When the town was laid out, the automobile was becoming a common accessory of life. And the town streets were platted to reflect that. Wide with plenty of parking. Even though, when I was a child, no one would have thought of driving to the grocery store. It was a quick walk. Or my mother's cousin Ken would arrange for one of his staff to deliver purchases.

I do not know when the streets of Melaque and Barra de Navidad were laid out. But whoever did it certainly did not have vehicles in mind -- for either flow or parking. They are incredibly narrow.

Of course, there were not many cars around then. Personal ownership of vehicles has only skyrocketed in the past two decades. When the SUVs of middle class tourists are added to the usual bustle, our streets have less in common with traffic flow than with the sclerotic arteries of a pizza lover.

Hank, a resident of this part of Mexico for 30 years, left a comment on our discussion of the formality of courtesy on Mexican buses (musical chairs). After agreeing that Mexico is a land of general courtesy, he realistically noted courtesy is not universal here. "Another quite noticeable lack of manners, this time by adults, are drivers stopping and blocking a street while they converse or blocking you in in a parking spot or your driveway."

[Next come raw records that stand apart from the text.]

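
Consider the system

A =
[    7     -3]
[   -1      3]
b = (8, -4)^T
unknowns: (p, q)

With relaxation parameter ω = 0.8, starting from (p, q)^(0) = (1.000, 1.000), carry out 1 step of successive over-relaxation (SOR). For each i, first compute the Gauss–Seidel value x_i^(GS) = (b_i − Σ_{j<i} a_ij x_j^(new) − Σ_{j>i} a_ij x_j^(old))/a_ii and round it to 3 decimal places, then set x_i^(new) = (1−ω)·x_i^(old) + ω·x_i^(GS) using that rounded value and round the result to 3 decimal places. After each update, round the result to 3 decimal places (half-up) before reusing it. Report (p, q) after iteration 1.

(1.457, -0.478)

Iteration 1:
  p: GS value = (8 - (-3)·1.000) / (7) = 1.571;  p ← (1−ω)·1.000 + ω·1.571 = 1.457
  q: GS value = (-4 - (-1)·1.457) / (3) = -0.848;  q ← (1−ω)·1.000 + ω·-0.848 = -0.478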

He is absolutely correct. Neuva 
España is the main street through the commercial area in my neighborhood. I once remarked that it is not so much a street as a public square where cars are occasionally allowed to pass.
Even though it is the main arterial in our neighborhood, filled with delivery trucks, buses, cars, motorcycles, pedestrians, bicycles, baby stroller, horses, and almost anything else imaginable that moves, all passing along on a road that is barely two lanes wide, people regularly feel compelled to stop their cars in the travel lane to chat or to simply double park and disappear for minutes.

But I have an even better example. One of the side streets in San Patricio faces a secondary school. Across the street is a mortuary.

The street itself is designed to be one way with parking on one side. But, drivers regularly park on the other side, as well, making it impossible for delivery trucks to pass.

The garage gates to the mortuary have long had a sign indicating that parking is never allowed. After all, death does not wait for illegal parkers.

Drivers ignored the sign. Thinking that people may not have noticed the sign on the gate, the mortuary put two signs out on the street with the international sign for no parking. And for those who might think the use of international signs is a conspiracy hatched by by the Council on for Foreign Relations, the words "NO PARKING" are clearly visible.

If the staff at the mortuary thought they had a clever solution, it was too clever by half. On the second day the signs were up, the photograph at the top of this essay is what I saw. A Volkswagen cheerfully nestled between the two signs.

The driver of that car was Mexican. I saw her two hours later as she pulled away. But the fact the sign is in English (the other is in Spanish) is evidence enough that it is not only Mexicans who have been scofflaws. I can raise my hand as being one of the violators.

Is all of this irritating? Sure, it is. And I wish it did not happen. But it happens in cities all over the world. Including that paragon of compliance, Canada.

I have the choice to let the experience get in the way of enjoying my life in Mexico or I can just let it be some much background noise.

I read an essay in National Review this week by Michael Knox Beran about what qualities truly make a man moral ("The Magnanimous Magistrates"). Beran sums up the choice I hope to always make -- but don't.

My own idea is that magnanimity grows out of an inward tranquility in its possessor, a sense of self-worth serenely unlike the more frenetic, insistent varieties you find in vain or arrogant people. It is just because the vain or arrogant man secretly doubts his value that he is so relentless in insisting upon it. The magnanimous man, on the other hand, knows what is in him, and accepts it as naturally as he accepts the sun or the moon or any obvious fact.